Main Session
Sep 30
SS 34 - Radiation and Cancer Physics 5: In Vivo Dosimetry and Treatment Verification

299 - Advancing Real-Time RT Monitoring with Cherenkov Imaging: Deep Learning-Based Segmentation of Patient Bio-Morphological Features

08:50am - 09:00am PT
Room 307/308

Presenter(s)

Yao Chen, BS - Dartmouth College, Hanover, NH

Y. Chen1, S. Wang1, Y. Tang2, L. A. Jarvis3, D. J. Gladstone4, K. S. Samkoe5, B. W. Pogue6, P. Bruza1, and R. Zhang7; 1Thayer School of Engineering, Dartmouth College, Hanover, NH, 2NVIDIA Corp, Santa Clara, CA, 3Department of Radiation Oncology and Applied Sciences, Dartmouth Cancer Center, Dartmouth Health, Lebanon, NH, 4Department of Medicine, Geisel School of Medicine, Dartmouth College, Hanover, NH, 5Dartmouth Cancer Center, Dartmouth Health, Lebanon, NH, 6DoseOptics, LLC, Lebanon, NH, 7University of Missouri Columbia, Columbia, MO

Purpose/Objective(s): Cherenkov imaging provides real-time visualization of megavoltage radiation beam delivery during radiotherapy. Patient-specific bio-morphological features, such as vasculature, captured in these images, can be utilized for precise positioning and motion management. However, prior approaches lacked efficient biological feature-based tracking due to the slow speed and low accuracy of conventional image processing for real-time feature segmentation. This study developed a deep learning framework for this purpose, and applied it to a clinical breast cancer Cherenkov dataset, and achieved robust, video-frame-rate processing for automatic segmentation.

Materials/Methods:

A deep learning model was trained toward the binary segmentation task of bio-morphological features in Cherenkov imagery. A transfer learning strategy was implemented to address the challenge of limited annotated Cherenkov dataset.
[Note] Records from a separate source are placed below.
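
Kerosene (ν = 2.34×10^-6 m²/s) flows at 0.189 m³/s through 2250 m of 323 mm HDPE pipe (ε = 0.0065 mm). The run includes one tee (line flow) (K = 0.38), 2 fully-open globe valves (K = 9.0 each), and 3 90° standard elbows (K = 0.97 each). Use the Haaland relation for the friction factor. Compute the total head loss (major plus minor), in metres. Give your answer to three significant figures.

H_L ≈ 32.9 m

V = 4Q/(πD²) = 2.307 m/s; V²/2g = 0.2712 m
Re = 3.18×10^5, ε/D = 2.01×10^-5 → f = 0.01436 (Haaland)
Major: h_f = f(L/D)·V²/2g = 0.01436·6966·0.2712 = 27.12 m
Minor: ΣK = 21.3; h_m = ΣK·V²/2g = 5.773 m
Total H_L = 27.12 + 5.773 = 32.90 m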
A retina fundus dataset, comprising 20,529 vascular-rich images with ground-truth vessel annotations, was utilized to pre-train a ResNet-based segmentation framework. This model was then fine-tuned using a clinical breast cancer Cherenkov dataset annotated for vasculature including 1,483 images from 212 treatment fractions of 19 patients.

Results:

The framework was evaluated on Cherenkov images from 19 breast cancer patients, achieving automatic segmentation of clinical bio-morphological features, such as subcutaneous veins, scars, and pigmented skin. The model demonstrated exceptional performance, with a significantly faster processing speed (0.7 milliseconds vs. 2 minutes) and higher robustness (accuracy: 0.87 ± 0.029) compared to conventional manual segmentation method. It correspondingly exhibited superior sensitivity in detecting respiratory motions occurring within a 0.5-second timeframe in radiotherapy patients.

Conclusion:

This study introduces a novel deep learning framework to automatically segment Cherenkov-imaged bio-morphological features for radiotherapy patients. Rapid and robust segmentation is essential for downstream clinical applications, including patient setup verification and dose monitoring. This work leads to the application for online patient-specific bio-feature identification toward real-time monitoring in clinical settings using Cherenkov imagery.